The mothers bear the brunt of a toddler’s tyranny. They are subjected to all sorts of emotional atyachaar (Pleeees amma. Just a little bit more) and get the full force of puppy eyes and bear hugs. These are forces stronger than planetary gravity. Something else they have to contend with is the toddler’s discovery of the human body. He thinks the tummy is a percussion instrument. Everyone’s tummy. He’s fascinated with exposed skin. No midriff is left unexplored for smoothness. What stretches the mother’s patience is when he begins to test certain parts of his anatomy for elasticity. Especially so when he does this with a sense of triumphant discovery. Just like Archimedes, the bathtub and “Eureka!”
For a predetermined percentage of the day, toddlers will throw tantrums. There are all the regular triggers of course – wont brush teeth, eat, sleep, come away from the television, etc – but there need be no reason.

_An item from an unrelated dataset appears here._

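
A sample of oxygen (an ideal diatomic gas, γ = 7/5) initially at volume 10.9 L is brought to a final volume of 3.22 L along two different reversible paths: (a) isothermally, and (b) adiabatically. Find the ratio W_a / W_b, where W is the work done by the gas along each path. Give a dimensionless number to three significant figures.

Path (a) isothermal: W = P₁V₁ ln(V₂/V₁) → W_a/(P₁V₁) = -1.219.
Path (b) adiabatic: W = P₁V₁(1 − (V₁/V₂)^(γ−1))/(γ−1) → W_b/(P₁V₁) = -1.572.
W_a / W_b = -1.219 / -1.572 = 0.7759.

W_a / W_b ≈ 0.776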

One evening, I arrived home to find him peacefully sipping milk, with his mother looking at him incredulously and slowly shaking her head. An hour ago: Mother got dressed to go out, in a grand orange saree with a striking pallu embroidered in green. Tyke was fine until then, excited about the outing. When mother presents herself in the colourful saree, he sees red. He insists that the pallu be the same colour as the rest of the saree. “Don’t be silly,” she says with an indulgent laugh, slightly tinged with foreboding. Pandemonium. He wails, pleads with her to go monochrome, pulls open the cupboard and begins rummaging around for a fully orange saree. After an hour of drama, he relents and picks up his beverage. Poor mothers. And he gets away with most things. After all, he’s divine, isn’t he?

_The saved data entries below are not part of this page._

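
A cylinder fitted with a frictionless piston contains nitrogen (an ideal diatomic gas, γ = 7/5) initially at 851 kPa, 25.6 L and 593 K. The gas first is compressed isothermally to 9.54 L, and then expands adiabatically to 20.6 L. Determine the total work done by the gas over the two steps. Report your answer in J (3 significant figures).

Step 1 (isothermal): W = P₁V₁ ln(V₂/V₁) = (21786) ln(9.54/25.6) = -21505 J.
After step 1: P = 2284 kPa, V = 9.54 L, T = 593 K.
Step 2 (adiabatic): W = (P₁V₁ − P₂V₂)/(γ−1) = (21786 − 16012)/0.4 = 14434 J.
W_total = -21505 + 14434 = -7070 J.

W_total ≈ -7070 J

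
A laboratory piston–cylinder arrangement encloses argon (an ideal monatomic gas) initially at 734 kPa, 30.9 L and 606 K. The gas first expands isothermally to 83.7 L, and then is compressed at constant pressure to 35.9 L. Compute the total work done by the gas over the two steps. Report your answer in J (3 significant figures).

W_total ≈ 9650 J

Step 1 (isothermal): W = P₁V₁ ln(V₂/V₁) = (22681) ln(83.7/30.9) = 22601 J.
After step 1: P = 271 kPa, V = 83.7 L, T = 606 K.
Step 2 (isobaric): W = PΔV = (271 kPa)(35.9 − 83.7 L) = -12953 J.
W_total = 22601 − 12953 = 9648 J.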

Any male toddler is automatically an avatar in a south-Indian household and enjoys a scary level of diplomatic immunity. This is usually enforced by the grandparents, whose sole objective is to spare the rod and spoil the child rotten. That they skinned their own children alive for the mildest of transgressions is no longer part of their active memory. And quite naturally, when one ideology dubs you a god for upending and pouring a basinful of rice on yourself, and the other prescribes a sound spanking on the buttocks, you know whose side you’re on. This open defection, especially during conflict, raises cross-border tensions to nuclear levels. And all the stresses of the day on all parties involved, threaten to snap with one misplaced word, one stray jab, one little straw. It all builds up to a crescendo of frustration, a bubble of boiling rage.
Then he goes and pricks it. Like a little biological lightning rod, he crawls into the room and absorbs all the tension. He looks at each of them, smiles that premonitory smile and speeds off on all fours (he can run, but he knows crawling looks better) towards the water can. In a trice, differences are forgotten and they run after him before he starts a flood in the living room.
Minutes later, he runs to his drooping mother, raises his arms and smiles, with a look of utter adoration, as if rewarding her for surviving boot camp.
Now at his most cheerful, embarks on a whirlwind tour of charm. He plays catch with the beam of his great-grandma’s torch; wrestles his grandfather, sits down by his grandmother and prays for world peace and cuddles the socks off his mother. He hitches a ride on my shoulders and somehow makes me three feet taller. He asks me a million questions and awards me a doctorate. And at night, as I lie down beside him and he snores like a middle-aged, over-fed banker, a bad dream inevitably rattles him. My palm soothes his chest and my lungs make me say “shshsh, it’s alright.” He turns around, searches for something with his tiny, still vaguely sticky fingers. His palm finds traction on my three-day stubble, and stays there. I sleep like a baby.
It’s all worth it, really. Fatherhood is bliss. You know, you should have a kid, it’s best thing in the world.